Why did these to whom Jesus had reference fail to do the will of the Father? There are at least two factors involved in the general context. These two factors are: 1) They had been deceived by a false teacher. 2) They had used faulty building material. Let us notice each of these factors.
After stating the verity that more are traveling the broad way than are traveling the narrow or straitened way, Jesus immediately warned against false teachers. "Beware of false prophets, who come to you in sheep's clothing, but inwardly they are ravenous wolves" (Matthew 7:15). What does a false teacher do? He speaks that which is false! Does he present himself to his audience as a vicious, ravenous beast who is about to pounce on his victim to destroy it? Not on you life! To the contrary, he presents himself as an innocent and harmless provider of that which is good and wholesome. Notice Paul's description of this teacher: "For such are false apostles, deceitful workers, transforming themselves into apostles of Christ. And no wonder! For Satan himself transforms himself into an angel of light. Therefore it is no great thing if his ministers also transform themselves into ministers of righteousness, whose end will be according to their works" (2 Corinthians 11:13-15). Never does a false teacher alert his hearers or readers of his true nature. He may even present himself as a 'good ole boy' who is just trying to help, and when he does so, his victims seem never to bother to question his teachings. Yet, John warned: "Beloved, do not believe every spirit, but test the spirits, whether they are of God; because many false prophets have gone out into the world" (1 John 4:1). Since one's soul's security depends upon his obedience to the will of God, doesn't it seem logical and reasonable that he should "test" those who teach him? Do you do this?

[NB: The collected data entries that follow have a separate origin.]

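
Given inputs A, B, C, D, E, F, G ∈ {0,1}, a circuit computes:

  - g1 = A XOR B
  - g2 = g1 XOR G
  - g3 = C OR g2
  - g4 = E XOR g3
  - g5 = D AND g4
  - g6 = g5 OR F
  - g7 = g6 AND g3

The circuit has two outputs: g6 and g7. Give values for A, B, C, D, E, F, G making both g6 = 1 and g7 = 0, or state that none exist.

A=1, B=1, C=0, D=1, E=0, F=1, G=0

Check with A=1, B=1, C=0, D=1, E=0, F=1, G=0:
g1 = A XOR B = 1 XOR 1 = 0
g2 = g1 XOR G = 0 XOR 0 = 0
g3 = C OR g2 = 0 OR 0 = 0
g4 = E XOR g3 = 0 XOR 0 = 0
g5 = D AND g4 = 1 AND 0 = 0
g6 = g5 OR F = 0 OR 1 = 1
g7 = g6 AND g3 = 1 AND 0 = 0
So g6 = 1 and g7 = 0.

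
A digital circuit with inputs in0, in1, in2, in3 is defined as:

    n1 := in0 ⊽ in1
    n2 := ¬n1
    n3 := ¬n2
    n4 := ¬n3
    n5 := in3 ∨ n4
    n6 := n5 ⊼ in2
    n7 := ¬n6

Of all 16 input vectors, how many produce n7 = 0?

9

n7 = ¬n6 must be 0, so n6 = 1.
Enumerating the 16 input combinations, 9 give n7 = 0 and 7 give n7 = 1.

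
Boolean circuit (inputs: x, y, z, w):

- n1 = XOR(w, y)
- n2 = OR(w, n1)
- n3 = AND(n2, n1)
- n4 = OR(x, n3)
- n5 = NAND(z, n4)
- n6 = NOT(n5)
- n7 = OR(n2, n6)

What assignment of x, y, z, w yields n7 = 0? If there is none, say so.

x=1, y=0, z=0, w=0

Check with x=1, y=0, z=0, w=0:
n1 = XOR(w, y) = XOR(0, 0) = 0
n2 = OR(w, n1) = OR(0, 0) = 0
n3 = AND(n2, n1) = AND(0, 0) = 0
n4 = OR(x, n3) = OR(1, 0) = 1
n5 = NAND(z, n4) = NAND(0, 1) = 1
n6 = NOT(n5) = NOT 1 = 0
n7 = OR(n2, n6) = OR(0, 0) = 0
So n7 = 0 as required.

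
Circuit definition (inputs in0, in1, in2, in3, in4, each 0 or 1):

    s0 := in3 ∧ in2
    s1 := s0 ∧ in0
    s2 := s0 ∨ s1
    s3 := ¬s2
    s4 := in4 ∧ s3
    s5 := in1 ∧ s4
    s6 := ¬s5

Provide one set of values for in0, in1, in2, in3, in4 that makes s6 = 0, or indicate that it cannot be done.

in0=0, in1=1, in2=1, in3=0, in4=1

s6 = ¬s5 must be 0, so s5 = 1.
s5 = in1 ∧ s4 must be 1, so both in1 = 1 and s4 = 1.
Check with in0=0, in1=1, in2=1, in3=0, in4=1:
s0 = in3 ∧ in2 = 0 ∧ 1 = 0
s1 = s0 ∧ in0 = 0 ∧ 0 = 0
s2 = s0 ∨ s1 = 0 ∨ 0 = 0
s3 = ¬s2 = ¬0 = 1
s4 = in4 ∧ s3 = 1 ∧ 1 = 1
s5 = in1 ∧ s4 = 1 ∧ 1 = 1
s6 = ¬s5 = ¬1 = 0
So s6 = 0 as required.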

The second factor is that of faulty building material. Hear Jesus: "Therefore whoever hears these sayings of Mine, and does them, I will liken him to a wise man who built his house on the rock: and the rain descended, the floods came, and the winds blew and beat on that house; and it did not fall, for it was founded on the rock. But everyone who hears these sayings of Mine, and does not do them, will be like a foolish man who built his house on the sand: and the rain descended, the floods came, and the winds blew and beat on that house; and it fell. And great was its fall" (Matthew 7:24-27). The observant reader of this passage will notice that Jesus did not say that those who failed to do the will of the Father were not building at all. In chapters 7 and 15 of Matthew, he admits that such building and planting is done. However, he says that they are building in the sand, and are planting plants that will be rooted up by the Father. He further acknowledged that "on that day" many would claim to have spoken and acted by his authority. Yet, he said that he would tell them to "Depart!" Why? Because they had not done the will of the Father.
With these thoughts in mind, do we not need to ask ourselves if we are actually following the will of God, or are we following the teaching of men, teaching which is opposed to the will of God? Friend, are you building on the rock or on the sand? We may not want to face this question now, but the time will come when we each will be faced with it, and it will be God who will make the final judgment.